# help installing hallway lights in a straight line?



## macmikeman (Jan 23, 2007)

Your link is not reliable also I see......

Anyway, what type of ceiling is this? Concrete or drywall, or plaster, or wood? Different hack for each...


----------



## B4T (Feb 10, 2009)

Hang all your fixture bars and run a string from first to last fixture..

There is always a little play in the bar, so you might get lucky..


----------



## electricmanscott (Feb 11, 2010)

Use a different fixture bar or ditch it completely. String a line or laser and mount the fixtures based on that. As long as the box is under the fixture I'd be happy with it.


----------



## hardworkingstiff (Jan 22, 2007)

I sure learned about strings the hard way.

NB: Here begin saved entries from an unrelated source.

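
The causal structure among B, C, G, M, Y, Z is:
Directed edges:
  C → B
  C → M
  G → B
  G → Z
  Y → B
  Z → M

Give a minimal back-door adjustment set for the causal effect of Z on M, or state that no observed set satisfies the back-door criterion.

desc(Z)\{Z}={M}; candidates ⊆ {B,C,G,Y}.
∅: Z⊥M given ∅ in G with Z→· removed — back-door holds.

Z→M: minimal back-door set ∅.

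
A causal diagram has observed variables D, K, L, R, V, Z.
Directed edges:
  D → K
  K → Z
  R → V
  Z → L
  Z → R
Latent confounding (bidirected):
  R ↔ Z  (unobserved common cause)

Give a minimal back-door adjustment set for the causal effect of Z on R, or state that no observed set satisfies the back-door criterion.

Z→R: no observed back-door set.

desc(Z)\{Z}={L,R,V}; candidates ⊆ {D,K}.
Z↔R: latent back-door arc(s) into Z.
size 0: {}; under {} Z still reaches {D,K,R,V} ∋ R.
size 1: {D}, {K}; under {D} Z still reaches {K,R,V} ∋ R.
size 2: {D,K}; under {D,K} Z still reaches {R,V} ∋ R.
Z↔R cannot be blocked by any observed set — no back-door set.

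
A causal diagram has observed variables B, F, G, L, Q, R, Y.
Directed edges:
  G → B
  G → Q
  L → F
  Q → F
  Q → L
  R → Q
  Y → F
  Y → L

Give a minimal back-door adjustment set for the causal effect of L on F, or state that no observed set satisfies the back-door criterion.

desc(L)\{L}={F}; candidates ⊆ {B,G,Q,R,Y}.
size 0: {}; under {} L still reaches {B,F,G,Q,R,Y} ∋ F.
size 1: {B}, {G}, {Q} …(+2); under {B} L still reaches {F,G,Q,R,Y} ∋ F.
{Q,Y}: L⊥F given {Q,Y} in G with L→· removed — back-door holds.

L→F: minimal back-door set {Q, Y}.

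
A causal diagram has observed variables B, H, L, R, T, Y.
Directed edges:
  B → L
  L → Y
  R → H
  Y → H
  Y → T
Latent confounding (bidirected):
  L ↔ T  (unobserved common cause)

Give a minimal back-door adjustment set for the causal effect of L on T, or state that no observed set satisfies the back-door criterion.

desc(L)\{L}={H,T,Y}; candidates ⊆ {B,R}.
L↔T: latent back-door arc(s) into L.
size 0: {}; under {} L still reaches {B,T} ∋ T.
size 1: {B}, {R}; under {B} L still reaches {T} ∋ T.
size 2: {B,R}; under {B,R} L still reaches {T} ∋ T.
L↔T cannot be blocked by any observed set — no back-door set.

L→T: no observed back-door set.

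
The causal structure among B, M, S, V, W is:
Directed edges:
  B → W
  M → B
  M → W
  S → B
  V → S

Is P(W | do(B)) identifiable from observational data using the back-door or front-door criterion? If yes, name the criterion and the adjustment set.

desc(B)\{B}={W}; candidates ⊆ {M,S,V}.
size 0: {}; under {} B still reaches {M,S,V,W} ∋ W.
{M}: B⊥W given {M} in G with B→· removed — back-door holds.
P(W|do(B)) = Σ_{M} P(W|B,M)·P(M).

P(W|do(B)): backdoor, adjust for {M}.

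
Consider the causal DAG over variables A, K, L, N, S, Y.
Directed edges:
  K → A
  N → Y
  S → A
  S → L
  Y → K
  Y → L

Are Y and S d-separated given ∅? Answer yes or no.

Yes — Y ⊥ S | ∅.

Bayes-Ball from Y | ∅ reaches {A,K,L,N}.
S ∉ reach(Y|∅) ⇒ Y ⊥ S | ∅.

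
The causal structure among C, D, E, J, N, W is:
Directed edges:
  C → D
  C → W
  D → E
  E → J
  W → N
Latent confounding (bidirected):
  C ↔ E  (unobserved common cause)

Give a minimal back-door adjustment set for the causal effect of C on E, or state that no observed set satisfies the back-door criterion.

desc(C)\{C}={D,E,J,N,W}; candidates ⊆ {—}.
C↔E: latent back-door arc(s) into C.
size 0: {}; under {} C still reaches {E,J} ∋ E.
C↔E cannot be blocked by any observed set — no back-door set.

C→E: no observed back-door set.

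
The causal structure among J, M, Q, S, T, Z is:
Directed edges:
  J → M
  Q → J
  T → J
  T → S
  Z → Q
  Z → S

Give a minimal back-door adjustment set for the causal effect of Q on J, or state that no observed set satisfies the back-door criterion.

Q→J: minimal back-door set ∅.

desc(Q)\{Q}={J,M}; candidates ⊆ {S,T,Z}.
∅: Q⊥J given ∅ in G with Q→· removed — back-door holds.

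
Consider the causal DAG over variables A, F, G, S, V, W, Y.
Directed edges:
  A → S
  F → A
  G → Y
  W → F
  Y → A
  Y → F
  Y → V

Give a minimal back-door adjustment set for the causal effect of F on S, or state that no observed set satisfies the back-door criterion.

desc(F)\{F}={A,S}; candidates ⊆ {G,V,W,Y}.
size 0: {}; under {} F still reaches {A,G,S,V,W,Y} ∋ S.
{Y}: F⊥S given {Y} in G with F→· removed — back-door holds.

F→S: minimal back-door set {Y}.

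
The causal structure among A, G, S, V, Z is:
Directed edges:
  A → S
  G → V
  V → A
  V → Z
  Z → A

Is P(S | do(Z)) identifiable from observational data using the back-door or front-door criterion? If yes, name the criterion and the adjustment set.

desc(Z)\{Z}={A,S}; candidates ⊆ {G,V}.
size 0: {}; under {} Z still reaches {A,G,S,V} ∋ S.
{V}: Z⊥S given {V} in G with Z→· removed — back-door holds.
P(S|do(Z)) = Σ_{V} P(S|Z,V)·P(V).

P(S|do(Z)): backdoor, adjust for {V}.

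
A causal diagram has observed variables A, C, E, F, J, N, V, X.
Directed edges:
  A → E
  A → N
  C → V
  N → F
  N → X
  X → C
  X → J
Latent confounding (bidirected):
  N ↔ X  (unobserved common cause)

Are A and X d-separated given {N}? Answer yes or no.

No — A and X are d-connected given {N}.

Bayes-Ball from A | {N} reaches {C,E,J,V,X}.
X ∈ reach(A|{N}) ⇒ A ⊥̸ X | {N}.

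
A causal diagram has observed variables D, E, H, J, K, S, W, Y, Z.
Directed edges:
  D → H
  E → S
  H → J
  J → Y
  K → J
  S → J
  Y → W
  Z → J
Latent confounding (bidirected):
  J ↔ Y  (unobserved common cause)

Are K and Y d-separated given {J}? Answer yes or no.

Bayes-Ball from K | {J} reaches {D,E,H,S,W,Y,Z}.
Y ∈ reach(K|{J}) ⇒ K ⊥̸ Y | {J}.

No — K and Y are d-connected given {J}.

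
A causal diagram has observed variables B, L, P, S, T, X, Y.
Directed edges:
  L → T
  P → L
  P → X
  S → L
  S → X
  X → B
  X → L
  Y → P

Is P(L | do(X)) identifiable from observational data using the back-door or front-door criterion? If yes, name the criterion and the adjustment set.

P(L|do(X)): backdoor, adjust for {P, S}.

desc(X)\{X}={B,L,T}; candidates ⊆ {P,S,Y}.
size 0: {}; under {} X still reaches {L,P,S,T,Y} ∋ L.
size 1: {P}, {S}, {Y}; under {P} X still reaches {L,S,T} ∋ L.
{P,S}: X⊥L given {P,S} in G with X→· removed — back-door holds.
P(L|do(X)) = Σ_{P,S} P(L|X,P,S)·P(P,S).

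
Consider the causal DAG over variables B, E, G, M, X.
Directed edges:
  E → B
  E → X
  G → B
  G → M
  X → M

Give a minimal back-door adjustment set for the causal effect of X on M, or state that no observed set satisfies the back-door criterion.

X→M: minimal back-door set ∅.

desc(X)\{X}={M}; candidates ⊆ {B,E,G}.
∅: X⊥M given ∅ in G with X→· removed — back-door holds.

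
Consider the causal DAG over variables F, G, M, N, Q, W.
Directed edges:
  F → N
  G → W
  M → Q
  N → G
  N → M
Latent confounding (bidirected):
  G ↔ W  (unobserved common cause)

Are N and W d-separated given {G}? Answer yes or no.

Bayes-Ball from N | {G} reaches {F,M,Q,W}.
W ∈ reach(N|{G}) ⇒ N ⊥̸ W | {G}.

No — N and W are d-connected given {G}.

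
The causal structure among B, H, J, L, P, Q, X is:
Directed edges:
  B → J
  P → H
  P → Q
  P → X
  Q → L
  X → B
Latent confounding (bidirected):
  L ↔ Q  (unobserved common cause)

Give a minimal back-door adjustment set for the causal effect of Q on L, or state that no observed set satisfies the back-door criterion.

desc(Q)\{Q}={L}; candidates ⊆ {B,H,J,P,X}.
Q↔L: latent back-door arc(s) into Q.
size 0: {}; under {} Q still reaches {B,H,J,L,P,X} ∋ L.
size 1: {B}, {H}, {J} …(+2); under {B} Q still reaches {H,L,P,X} ∋ L.
size 2: {B,H}, {B,J}, {B,P} …(+7); under {B,H} Q still reaches {L,P,X} ∋ L.
Q↔L cannot be blocked by any observed set — no back-door set.

Q→L: no observed back-door set.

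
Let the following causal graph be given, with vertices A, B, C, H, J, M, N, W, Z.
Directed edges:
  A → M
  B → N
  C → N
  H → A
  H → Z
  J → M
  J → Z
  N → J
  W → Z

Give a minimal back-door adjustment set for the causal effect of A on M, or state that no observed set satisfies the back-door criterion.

desc(A)\{A}={M}; candidates ⊆ {B,C,H,J,N,W,Z}.
∅: A⊥M given ∅ in G with A→· removed — back-door holds.

A→M: minimal back-door set ∅.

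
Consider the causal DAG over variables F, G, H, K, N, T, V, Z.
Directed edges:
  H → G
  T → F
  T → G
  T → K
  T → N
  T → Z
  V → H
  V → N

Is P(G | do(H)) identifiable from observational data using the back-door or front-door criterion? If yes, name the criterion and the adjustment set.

desc(H)\{H}={G}; candidates ⊆ {F,K,N,T,V,Z}.
∅: H⊥G given ∅ in G with H→· removed — back-door holds.
P(G|do(H)) = P(G|H) — no adjustment needed.

P(G|do(H)): backdoor, adjust for ∅.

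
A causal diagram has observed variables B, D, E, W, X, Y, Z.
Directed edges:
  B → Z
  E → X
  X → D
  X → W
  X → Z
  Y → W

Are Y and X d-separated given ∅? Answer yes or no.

Yes — Y ⊥ X | ∅.

Bayes-Ball from Y | ∅ reaches {W}.
X ∉ reach(Y|∅) ⇒ Y ⊥ X | ∅.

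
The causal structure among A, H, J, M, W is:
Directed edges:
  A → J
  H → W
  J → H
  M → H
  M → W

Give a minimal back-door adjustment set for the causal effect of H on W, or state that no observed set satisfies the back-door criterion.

desc(H)\{H}={W}; candidates ⊆ {A,J,M}.
size 0: {}; under {} H still reaches {A,J,M,W} ∋ W.
{M}: H⊥W given {M} in G with H→· removed — back-door holds.

H→W: minimal back-door set {M}.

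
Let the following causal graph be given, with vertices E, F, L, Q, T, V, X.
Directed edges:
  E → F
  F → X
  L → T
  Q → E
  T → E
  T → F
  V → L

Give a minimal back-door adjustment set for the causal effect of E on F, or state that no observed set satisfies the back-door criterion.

desc(E)\{E}={F,X}; candidates ⊆ {L,Q,T,V}.
size 0: {}; under {} E still reaches {F,L,Q,T,V,X} ∋ F.
{T}: E⊥F given {T} in G with E→· removed — back-door holds.

E→F: minimal back-door set {T}.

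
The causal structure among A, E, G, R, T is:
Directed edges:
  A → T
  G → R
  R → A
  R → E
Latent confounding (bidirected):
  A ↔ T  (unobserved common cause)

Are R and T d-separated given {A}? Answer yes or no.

No — R and T are d-connected given {A}.

Bayes-Ball from R | {A} reaches {E,G,T}.
T ∈ reach(R|{A}) ⇒ R ⊥̸ T | {A}.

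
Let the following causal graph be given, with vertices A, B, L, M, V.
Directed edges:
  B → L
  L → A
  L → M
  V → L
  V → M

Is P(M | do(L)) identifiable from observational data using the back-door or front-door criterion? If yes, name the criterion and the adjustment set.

P(M|do(L)): backdoor, adjust for {V}.

desc(L)\{L}={A,M}; candidates ⊆ {B,V}.
size 0: {}; under {} L still reaches {B,M,V} ∋ M.
{V}: L⊥M given {V} in G with L→· removed — back-door holds.
P(M|do(L)) = Σ_{V} P(M|L,V)·P(V).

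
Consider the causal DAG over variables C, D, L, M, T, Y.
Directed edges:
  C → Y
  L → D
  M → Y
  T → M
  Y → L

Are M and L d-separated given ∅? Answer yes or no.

Bayes-Ball from M | ∅ reaches {D,L,T,Y}.
L ∈ reach(M|∅) ⇒ M ⊥̸ L | ∅.

No — M and L are d-connected given ∅.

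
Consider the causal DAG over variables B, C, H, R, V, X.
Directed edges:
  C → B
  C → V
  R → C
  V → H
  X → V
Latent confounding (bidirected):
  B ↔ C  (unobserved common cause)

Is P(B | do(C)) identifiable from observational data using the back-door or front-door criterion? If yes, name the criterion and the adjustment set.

desc(C)\{C}={B,H,V}; candidates ⊆ {R,X}.
C↔B: latent back-door arc(s) into C.
size 0: {}; under {} C still reaches {B,R} ∋ B.
size 1: {R}, {X}; under {R} C still reaches {B} ∋ B.
size 2: {R,X}; under {R,X} C still reaches {B} ∋ B.
C↔B cannot be blocked by any observed set — no back-door set.
No mediator lies on a directed C→…→B path.
Neither criterion identifies P(B|do(C)) in this graph.

P(B|do(C)): not identifiable (no BD/FD set).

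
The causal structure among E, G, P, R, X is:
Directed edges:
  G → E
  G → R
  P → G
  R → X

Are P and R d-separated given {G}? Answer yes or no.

Yes — P ⊥ R | {G}.

Bayes-Ball from P | {G} reaches ∅.
R ∉ reach(P|{G}) ⇒ P ⊥ R | {G}.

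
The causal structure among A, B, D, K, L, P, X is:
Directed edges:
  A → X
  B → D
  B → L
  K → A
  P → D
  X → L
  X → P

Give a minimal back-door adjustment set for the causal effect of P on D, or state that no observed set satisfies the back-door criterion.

P→D: minimal back-door set ∅.

desc(P)\{P}={D}; candidates ⊆ {A,B,K,L,X}.
∅: P⊥D given ∅ in G with P→· removed — back-door holds.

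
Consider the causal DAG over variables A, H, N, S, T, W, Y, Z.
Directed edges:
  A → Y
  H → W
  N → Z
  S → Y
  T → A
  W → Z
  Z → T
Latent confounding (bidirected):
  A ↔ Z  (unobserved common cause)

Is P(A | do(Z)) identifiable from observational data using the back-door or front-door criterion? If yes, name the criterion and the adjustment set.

desc(Z)\{Z}={A,T,Y}; candidates ⊆ {H,N,S,W}.
Z↔A: latent back-door arc(s) into Z.
size 0: {}; under {} Z still reaches {A,H,N,W,Y} ∋ A.
size 1: {H}, {N}, {S} …(+1); under {H} Z still reaches {A,N,W,Y} ∋ A.
size 2: {H,N}, {H,S}, {H,W} …(+3); under {H,N} Z still reaches {A,W,Y} ∋ A.
Z↔A cannot be blocked by any observed set — no back-door set.
{T}: (i) intercepts every directed Z→A path; (ii) no back-door Z→{T}; (iii) {Z} blocks every back-door {T}→A. Front-door holds.
P(A|do(Z)) = Σ_{T} P(T|Z) Σ_{Z'} P(A|T,Z')P(Z').

P(A|do(Z)): frontdoor, adjust for {T}.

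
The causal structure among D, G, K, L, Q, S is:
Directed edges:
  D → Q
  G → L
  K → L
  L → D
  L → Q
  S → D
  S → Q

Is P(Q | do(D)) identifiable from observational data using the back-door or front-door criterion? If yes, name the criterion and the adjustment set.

P(Q|do(D)): backdoor, adjust for {L, S}.

desc(D)\{D}={Q}; candidates ⊆ {G,K,L,S}.
size 0: {}; under {} D still reaches {G,K,L,Q,S} ∋ Q.
size 1: {G}, {K}, {L} …(+1); under {G} D still reaches {K,L,Q,S} ∋ Q.
{L,S}: D⊥Q given {L,S} in G with D→· removed — back-door holds.
P(Q|do(D)) = Σ_{L,S} P(Q|D,L,S)·P(L,S).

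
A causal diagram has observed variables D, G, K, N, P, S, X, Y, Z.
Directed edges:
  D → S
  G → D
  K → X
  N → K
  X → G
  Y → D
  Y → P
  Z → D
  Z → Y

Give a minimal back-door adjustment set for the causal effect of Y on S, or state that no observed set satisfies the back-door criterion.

Y→S: minimal back-door set {Z}.

desc(Y)\{Y}={D,P,S}; candidates ⊆ {G,K,N,X,Z}.
size 0: {}; under {} Y still reaches {D,S,Z} ∋ S.
{Z}: Y⊥S given {Z} in G with Y→· removed — back-door holds.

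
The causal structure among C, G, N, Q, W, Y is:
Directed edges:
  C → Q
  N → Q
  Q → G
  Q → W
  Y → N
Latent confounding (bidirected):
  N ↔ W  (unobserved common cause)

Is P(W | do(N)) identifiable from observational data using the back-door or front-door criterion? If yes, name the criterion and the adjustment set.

desc(N)\{N}={G,Q,W}; candidates ⊆ {C,Y}.
N↔W: latent back-door arc(s) into N.
size 0: {}; under {} N still reaches {W,Y} ∋ W.
size 1: {C}, {Y}; under {C} N still reaches {W,Y} ∋ W.
size 2: {C,Y}; under {C,Y} N still reaches {W} ∋ W.
N↔W cannot be blocked by any observed set — no back-door set.
{Q}: (i) intercepts every directed N→W path; (ii) no back-door N→{Q}; (iii) {N} blocks every back-door {Q}→W. Front-door holds.
P(W|do(N)) = Σ_{Q} P(Q|N) Σ_{N'} P(W|Q,N')P(N').

P(W|do(N)): frontdoor, adjust for {Q}.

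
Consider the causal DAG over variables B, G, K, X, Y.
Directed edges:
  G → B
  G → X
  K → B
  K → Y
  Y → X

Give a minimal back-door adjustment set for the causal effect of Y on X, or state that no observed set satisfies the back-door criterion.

desc(Y)\{Y}={X}; candidates ⊆ {B,G,K}.
∅: Y⊥X given ∅ in G with Y→· removed — back-door holds.

Y→X: minimal back-door set ∅.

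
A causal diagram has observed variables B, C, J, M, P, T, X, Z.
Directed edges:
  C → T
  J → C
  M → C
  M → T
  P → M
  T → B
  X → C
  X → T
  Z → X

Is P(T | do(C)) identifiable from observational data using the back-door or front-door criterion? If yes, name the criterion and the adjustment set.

desc(C)\{C}={B,T}; candidates ⊆ {J,M,P,X,Z}.
size 0: {}; under {} C still reaches {B,J,M,P,T,X,Z} ∋ T.
size 1: {J}, {M}, {P} …(+2); under {J} C still reaches {B,M,P,T,X,Z} ∋ T.
{M,X}: C⊥T given {M,X} in G with C→· removed — back-door holds.
P(T|do(C)) = Σ_{M,X} P(T|C,M,X)·P(M,X).

P(T|do(C)): backdoor, adjust for {M, X}.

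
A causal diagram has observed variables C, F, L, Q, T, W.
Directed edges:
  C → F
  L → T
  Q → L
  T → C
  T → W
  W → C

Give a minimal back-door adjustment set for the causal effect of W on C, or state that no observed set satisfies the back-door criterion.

W→C: minimal back-door set {T}.

desc(W)\{W}={C,F}; candidates ⊆ {L,Q,T}.
size 0: {}; under {} W still reaches {C,F,L,Q,T} ∋ C.
{T}: W⊥C given {T} in G with W→· removed — back-door holds.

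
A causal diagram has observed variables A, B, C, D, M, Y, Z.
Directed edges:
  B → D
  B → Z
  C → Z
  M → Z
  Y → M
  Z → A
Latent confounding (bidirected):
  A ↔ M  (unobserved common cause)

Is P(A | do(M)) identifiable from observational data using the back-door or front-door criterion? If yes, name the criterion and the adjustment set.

desc(M)\{M}={A,Z}; candidates ⊆ {B,C,D,Y}.
M↔A: latent back-door arc(s) into M.
size 0: {}; under {} M still reaches {A,Y} ∋ A.
size 1: {B}, {C}, {D} …(+1); under {B} M still reaches {A,Y} ∋ A.
size 2: {B,C}, {B,D}, {B,Y} …(+3); under {B,C} M still reaches {A,Y} ∋ A.
M↔A cannot be blocked by any observed set — no back-door set.
{Z}: (i) intercepts every directed M→A path; (ii) no back-door M→{Z}; (iii) {M} blocks every back-door {Z}→A. Front-door holds.
P(A|do(M)) = Σ_{Z} P(Z|M) Σ_{M'} P(A|Z,M')P(M').

P(A|do(M)): frontdoor, adjust for {Z}.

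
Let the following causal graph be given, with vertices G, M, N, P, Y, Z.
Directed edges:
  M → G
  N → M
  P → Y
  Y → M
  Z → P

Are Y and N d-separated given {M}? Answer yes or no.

No — Y and N are d-connected given {M}.

Bayes-Ball from Y | {M} reaches {N,P,Z}.
N ∈ reach(Y|{M}) ⇒ Y ⊥̸ N | {M}.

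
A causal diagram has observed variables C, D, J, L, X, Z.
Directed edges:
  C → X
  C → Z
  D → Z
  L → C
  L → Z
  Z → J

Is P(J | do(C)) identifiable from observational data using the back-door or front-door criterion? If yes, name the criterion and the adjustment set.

P(J|do(C)): backdoor, adjust for {L}.

desc(C)\{C}={J,X,Z}; candidates ⊆ {D,L}.
size 0: {}; under {} C still reaches {J,L,Z} ∋ J.
{L}: C⊥J given {L} in G with C→· removed — back-door holds.
P(J|do(C)) = Σ_{L} P(J|C,L)·P(L).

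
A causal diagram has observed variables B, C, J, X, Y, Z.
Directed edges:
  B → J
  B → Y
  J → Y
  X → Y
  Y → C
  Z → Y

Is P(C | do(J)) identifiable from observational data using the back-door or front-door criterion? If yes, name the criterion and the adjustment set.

P(C|do(J)): backdoor, adjust for {B}.

desc(J)\{J}={C,Y}; candidates ⊆ {B,X,Z}.
size 0: {}; under {} J still reaches {B,C,Y} ∋ C.
{B}: J⊥C given {B} in G with J→· removed — back-door holds.
P(C|do(J)) = Σ_{B} P(C|J,B)·P(B).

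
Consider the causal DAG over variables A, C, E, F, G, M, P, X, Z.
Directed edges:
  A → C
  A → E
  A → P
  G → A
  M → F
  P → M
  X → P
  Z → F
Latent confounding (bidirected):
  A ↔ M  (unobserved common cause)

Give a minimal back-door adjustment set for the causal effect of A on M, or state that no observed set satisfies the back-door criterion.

A→M: no observed back-door set.

desc(A)\{A}={C,E,F,M,P}; candidates ⊆ {G,X,Z}.
A↔M: latent back-door arc(s) into A.
size 0: {}; under {} A still reaches {F,G,M} ∋ M.
size 1: {G}, {X}, {Z}; under {G} A still reaches {F,M} ∋ M.
size 2: {G,X}, {G,Z}, {X,Z}; under {G,X} A still reaches {F,M} ∋ M.
A↔M cannot be blocked by any observed set — no back-door set.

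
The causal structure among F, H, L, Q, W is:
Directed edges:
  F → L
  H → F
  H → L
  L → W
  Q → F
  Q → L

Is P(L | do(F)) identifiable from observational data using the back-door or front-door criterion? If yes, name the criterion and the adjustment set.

desc(F)\{F}={L,W}; candidates ⊆ {H,Q}.
size 0: {}; under {} F still reaches {H,L,Q,W} ∋ L.
size 1: {H}, {Q}; under {H} F still reaches {L,Q,W} ∋ L.
{H,Q}: F⊥L given {H,Q} in G with F→· removed — back-door holds.
P(L|do(F)) = Σ_{H,Q} P(L|F,H,Q)·P(H,Q).

P(L|do(F)): backdoor, adjust for {H, Q}.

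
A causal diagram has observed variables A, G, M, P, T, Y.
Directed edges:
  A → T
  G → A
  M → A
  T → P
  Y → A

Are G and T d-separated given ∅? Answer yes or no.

Bayes-Ball from G | ∅ reaches {A,P,T}.
T ∈ reach(G|∅) ⇒ G ⊥̸ T | ∅.

No — G and T are d-connected given ∅.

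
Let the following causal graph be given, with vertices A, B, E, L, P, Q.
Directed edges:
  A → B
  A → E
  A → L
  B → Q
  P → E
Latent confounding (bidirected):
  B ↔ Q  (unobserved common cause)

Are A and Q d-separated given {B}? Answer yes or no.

Bayes-Ball from A | {B} reaches {E,L,Q}.
Q ∈ reach(A|{B}) ⇒ A ⊥̸ Q | {B}.

No — A and Q are d-connected given {B}.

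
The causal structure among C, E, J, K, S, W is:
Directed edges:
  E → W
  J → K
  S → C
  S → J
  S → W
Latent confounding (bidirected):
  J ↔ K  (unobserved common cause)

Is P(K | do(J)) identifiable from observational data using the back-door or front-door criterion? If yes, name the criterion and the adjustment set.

desc(J)\{J}={K}; candidates ⊆ {C,E,S,W}.
J↔K: latent back-door arc(s) into J.
size 0: {}; under {} J still reaches {C,K,S,W} ∋ K.
size 1: {C}, {E}, {S} …(+1); under {C} J still reaches {K,S,W} ∋ K.
size 2: {C,E}, {C,S}, {C,W} …(+3); under {C,E} J still reaches {K,S,W} ∋ K.
J↔K cannot be blocked by any observed set — no back-door set.
No mediator lies on a directed J→…→K path.
Neither criterion identifies P(K|do(J)) in this graph.

P(K|do(J)): not identifiable (no BD/FD set).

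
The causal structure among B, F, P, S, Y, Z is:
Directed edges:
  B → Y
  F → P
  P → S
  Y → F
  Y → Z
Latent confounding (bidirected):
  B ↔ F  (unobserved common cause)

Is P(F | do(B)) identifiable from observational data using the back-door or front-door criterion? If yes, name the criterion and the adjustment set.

P(F|do(B)): frontdoor, adjust for {Y}.

desc(B)\{B}={F,P,S,Y,Z}; candidates ⊆ {—}.
B↔F: latent back-door arc(s) into B.
size 0: {}; under {} B still reaches {F,P,S} ∋ F.
B↔F cannot be blocked by any observed set — no back-door set.
{Y}: (i) intercepts every directed B→F path; (ii) no back-door B→{Y}; (iii) {B} blocks every back-door {Y}→F. Front-door holds.
P(F|do(B)) = Σ_{Y} P(Y|B) Σ_{B'} P(F|Y,B')P(B').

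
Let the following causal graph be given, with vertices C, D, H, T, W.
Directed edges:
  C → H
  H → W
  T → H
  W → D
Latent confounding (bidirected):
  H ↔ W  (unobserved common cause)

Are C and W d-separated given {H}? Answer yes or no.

Bayes-Ball from C | {H} reaches {D,T,W}.
W ∈ reach(C|{H}) ⇒ C ⊥̸ W | {H}.

No — C and W are d-connected given {H}.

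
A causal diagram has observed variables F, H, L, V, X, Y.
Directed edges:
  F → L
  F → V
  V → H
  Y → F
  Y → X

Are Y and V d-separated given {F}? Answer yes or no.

Bayes-Ball from Y | {F} reaches {X}.
V ∉ reach(Y|{F}) ⇒ Y ⊥ V | {F}.

Yes — Y ⊥ V | {F}.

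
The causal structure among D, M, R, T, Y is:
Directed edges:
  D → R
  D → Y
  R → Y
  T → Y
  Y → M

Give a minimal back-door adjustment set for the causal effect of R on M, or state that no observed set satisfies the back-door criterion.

desc(R)\{R}={M,Y}; candidates ⊆ {D,T}.
size 0: {}; under {} R still reaches {D,M,Y} ∋ M.
{D}: R⊥M given {D} in G with R→· removed — back-door holds.

R→M: minimal back-door set {D}.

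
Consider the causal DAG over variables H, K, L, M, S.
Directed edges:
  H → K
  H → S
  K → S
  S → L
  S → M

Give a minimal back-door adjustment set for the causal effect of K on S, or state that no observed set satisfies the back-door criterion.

K→S: minimal back-door set {H}.

desc(K)\{K}={L,M,S}; candidates ⊆ {H}.
size 0: {}; under {} K still reaches {H,L,M,S} ∋ S.
{H}: K⊥S given {H} in G with K→· removed — back-door holds.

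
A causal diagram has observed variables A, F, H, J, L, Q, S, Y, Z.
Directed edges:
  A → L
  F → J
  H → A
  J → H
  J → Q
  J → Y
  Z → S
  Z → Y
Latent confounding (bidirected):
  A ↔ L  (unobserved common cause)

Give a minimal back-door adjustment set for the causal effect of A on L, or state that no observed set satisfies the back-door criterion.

A→L: no observed back-door set.

desc(A)\{A}={L}; candidates ⊆ {F,H,J,Q,S,Y,Z}.
A↔L: latent back-door arc(s) into A.
size 0: {}; under {} A still reaches {F,H,J,L,Q,Y} ∋ L.
size 1: {F}, {H}, {J} …(+4); under {F} A still reaches {H,J,L,Q,Y} ∋ L.
size 2: {F,H}, {F,J}, {F,Q} …(+18); under {F,H} A still reaches {L} ∋ L.
A↔L cannot be blocked by any observed set — no back-door set.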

Running 3 control conduits and 5 lube lines in a manufacturing plant. Pulled my measurements off the steel trusses. Ran about 300' and when I looked up from one end I found out that steel trusses aren't straight. That sucked. Took a while to fix it, lucky everything was run on strut so that made it less hard.


----------



## knowshorts (Jan 9, 2009)

I am guessing these fixtures are surface mount. Don't have the box as the means of support. Punch a hole in the back or install a chase and anchor the fixture to the ceiling.


----------



## bushwickbill (Jan 17, 2010)

The ceiling is just drywall. And there is no anchor bar, the light just uses the back of light fixture to screw through?
Would be nice if we had a laser?


----------



## McClary’s Electrical (Feb 21, 2009)

What an embarrassing thread for our forum....


----------



## B4T (Feb 10, 2009)

bushwickbill said:


> The ceiling is just drywall. And there is no anchor bar, the light just uses the back of light fixture to screw through?
> Would be nice if we had a laser?


Before there were lasers, there was string..

Point A to Point B has never changed.. 

Even a fixture that doesn't have a fixture bar can be fitted with a "universal" mounting bar..

Most bars have slack in the mounting holes that hold it to the box.. that is where you can "fudge" it.. :thumbsup:


----------



## Shockdoc (Mar 4, 2010)

reminds me of my old union days where I would walk into a room and hammer in a box and call it center.


----------



## hardworkingstiff (Jan 22, 2007)

mcclary's electrical said:


> What an embarrassing thread for our forum....


Why's that? Because some of us made mistakes and sharing the experience?


----------



## kaboler (Dec 1, 2010)

hardworkingstiff said:


> Why's that? Because some of us made mistakes and sharing the experience?


I'm first year and if that were me, I'd either know what to do, or ask my journeyman, and he'd know what to do.

It's just weird to ask a question like that. And the question doesn't make sense. Does he want us to figure out where the middle of the hallway is? Because I'd say "1/2 the distance between the 2 walls is half way."

He can't just measure, mark, and do?


----------



## McClary’s Electrical (Feb 21, 2009)

hardworkingstiff said:


> Why's that? Because some of us made mistakes and sharing the experience?


 

It would be a good comparison to start a thread and ask how to drive to work:blink:


----------



## JohnR (Apr 12, 2010)

I found the problem with your link. it is this part.


> homedepot


----------



## yetti (Feb 27, 2011)

LOL!!! I agree


----------



## yetti (Feb 27, 2011)

kaboler said:


> I'm first year and if that were me, I'd either know what to do, or ask my journeyman, and he'd know what to do.
> 
> It's just weird to ask a question like that. And the question doesn't make sense. Does he want us to figure out where the middle of the hallway is? Because I'd say "1/2 the distance between the 2 walls is half way."
> 
> He can't just measure, mark, and do?


Hahahahahahaha


----------